Profumo, il banchiere dimezzato dalla crisi

Alessandro Profumo non è riuscito a farsi approvare dal suo consiglio di amministrazione la riorganizzazione della banca che aveva già studiato e deciso nei dettagli. Il numero uno di Unicredit ha dovuto rimandare di un mese il suo progetto. Gli azionisti erano d’accordo e a conoscenza del piano, ma si sono scontrati, banalmente, sulle poltrone. Il principio è che l’edificio disegnato dall’architetto Profumo va bene, ma gli inquilini li vogliono decidere gli azionisti.
La vicenda è però più complessa e generale. Qual è il modello di comando nelle banche italiane. Chi decide e come. Che peso ha la politica, attraverso le Fondazioni azioniste di riferimento delle due principali banche italiane.
Unicredit aveva (il passato è d’obbligo) costruito la sua diversità proprio intorno alla figura di Profumo: un manager poco avvezzo ai salotti del vecchio capitalismo italiano. Restio ai «compromessi politici» (pur dotato di una personale passionaccia democratica), forte della sua espansione internazionale.

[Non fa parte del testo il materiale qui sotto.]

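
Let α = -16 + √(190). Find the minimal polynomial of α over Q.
m_α(x) = x^2 + 32x + 66

From α + 16 = √(190), squaring gives (α + 16)^2 = 190, i.e. α^2 + 32α + 256 = 190, so α^2 + 32α + 66 = 0. The discriminant of x^2 + 32x + 66 is (32)^2 - 4·(66) = 1024 - 264 = 760, and 4·(190) is not a perfect square in Q since 190 is squarefree and ≠ 1. Hence x^2 + 32x + 66 is irreducible over Q and is the minimal polynomial of α.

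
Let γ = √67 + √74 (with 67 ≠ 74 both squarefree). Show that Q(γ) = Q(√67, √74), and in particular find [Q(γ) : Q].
[Q(γ) : Q] = 4 (equivalently, Q(γ) = Q(√67, √74))

Obviously Q(γ) ⊆ Q(√67, √74), and [Q(√67, √74):Q] = 4 (since 67, 74 are distinct squarefree integers > 1 with 4958 not a perfect square). To show equality we compute the minimal polynomial of γ. From γ = √67 + √74: γ^2 = 67 + 2√(4958) + 74 = 141 + 2√(4958), so γ^2 - 141 = 2√(4958); squaring, (γ^2 - 141)^2 = 4·4958, i.e. γ^4 - 282γ^2 + 19881 - 19832 = 0, i.e. γ^4 - 282γ^2 + 49 = 0. So γ is a root of x^4 - 282x^2 + 49. This polynomial is irreducible over Q: it has no rational root (each ±√67 ± √74 is irrational), and any factorization into two quadratics over Q would force √(4958) ∈ Q (pairing opposite roots) or √67, √74 ∈ Q (other pairings), all impossible. Hence [Q(γ):Q] = 4 = [Q(√67, √74):Q], so Q(γ) = Q(√67, √74).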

Il presidente della banca di piazza Cordusio, è un signore tedesco, per di più nominato, dalla stessa, all’interno del supersalotto di Mediobanca. Questo era lo stile di Profumo: arrogante per alcuni, plasmato dal mercato e dalle sue richieste per altri. Il modello di banca è costruito intorno al leader e la nuova riorganizzazione va nella medesima direzione. Basta fare due passi e affacciarsi dai concorrenti di Intesa Sanpaolo e la musica cambia completamente. Il sistema di governance della banca è stato pensato duale: proprio per creare la stanza di compensazione per tutte le anime da cui è nato il gruppo. Il presidente dello stesso si chiama Giovanni Bazoli, ciò di più lontano si possa immaginare (per gli affari italiani) del tedesco di Unicredit Dieter Rampl. Un banchiere che mette il becco, con il garbo e l’astuzia che gli sono propri, in tutte le più importanti vicende italiane. Solo poche settimane fa l’amministratore delegato di Intesa, Corrado Passera, ha dovuto inserire come suo capo del retail un signore che nella vita aveva fatto tutt’altro, solo per assecondare la tenuta degli equilibri dei suoi azionisti.

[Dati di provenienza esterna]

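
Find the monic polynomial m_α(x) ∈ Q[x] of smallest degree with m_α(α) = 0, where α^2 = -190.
m_α(x) = x^2 + 190

α satisfies α^2 + 190 = 0, so x^2 + 190 annihilates α. Since d = -190 is squarefree and ≠ 1, it is not a perfect square in Q, so x^2 + 190 has no rational root and is therefore irreducible over Q (a degree-2 polynomial over a field is irreducible iff it has no root). Hence m_α(x) = x^2 + 190.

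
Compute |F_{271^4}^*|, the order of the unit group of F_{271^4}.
|F_{271^4}^*| = 5393580480

F_{271^4} has 271^4 = 5393580481 elements; its multiplicative group consists of all nonzero elements, so |F_{271^4}^*| = 5393580481 - 1 = 5393580480. (It is cyclic since any finite subgroup of the multiplicative group of a field is cyclic.)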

Ecco quest’ultima, forse, è l’unica caratteristica che Passera e Profumo hanno in comune: il loro capitale è in mano a Fondazioni, sostanzialmente pubbliche, che rappresentano gli interessi forti dei territori. E in questo loro tratto comune si debbono leggere gli sviluppi del sistema bancario italiano.
Profumo è sempre riuscito a tenere a bada (a prevaricare, dicono alcuni esponenti dei territori oggi) i suoi azionisti. Passera e Bazoli hanno invece sempre adottato una tecnica inclusiva, concertativa. Il meccanismo che ha garantito una certa tranquillità a Profumo si è però rotto con la crisi finanziaria. Il numero uno di Unicredit era persino riuscito a far digerire le diluizioni degli azionisti a seguito delle acquisizioni internazionali e degli obblighi di riduzione di quota da parte delle normative (con qualche scatolina di compensazione come Perseo) senza grandi traumi. Ma oggi le sue frecce hanno la punta meno affilata. Ha dovuto chiedere la bellezza di sette miliardi di euro ai suoi azionisti e per di più in modo piuttosto irrituale. In cambio non ha potuto dare un becco di un dividendo. E proprio oggi svelerà un bilancio positivo, ma con pochi cotillon per i territori. D’altronde lo stesso Mario Draghi, governatore della Banca d’Italia, pretende che le banche tengano fieno in cascina e distribuiscano solo una parte dei propri utili agli azionisti. Ecco. In questo quadro, Profumo pensa ad una riorganizzazione della banca. Che nell’interpretazione più soft rompe gli abiti mentali degli azionisti storici a cui era stato spiegato solo pochi anni fa che il modello migliore era il divisionale. E nell’interpretazione più maliziosa: allontana sempre di più gli azionisti e i loro rappresentanti dai centri decisionali.
Un brutto pasticcio. La diplomazia, un po’ come il coraggio, «uno non se lo può dare».

E il modello della banca di mercato, alternativa a quella di sistema (modello Passera-Intesa, per intendersi) ha la necessità, l’obbligo di far girare un bel po’ di quattrini per i propri azionisti, altrimenti la sua autonomia rischia di saltare. È la condizione in cui oggi si trova Profumo.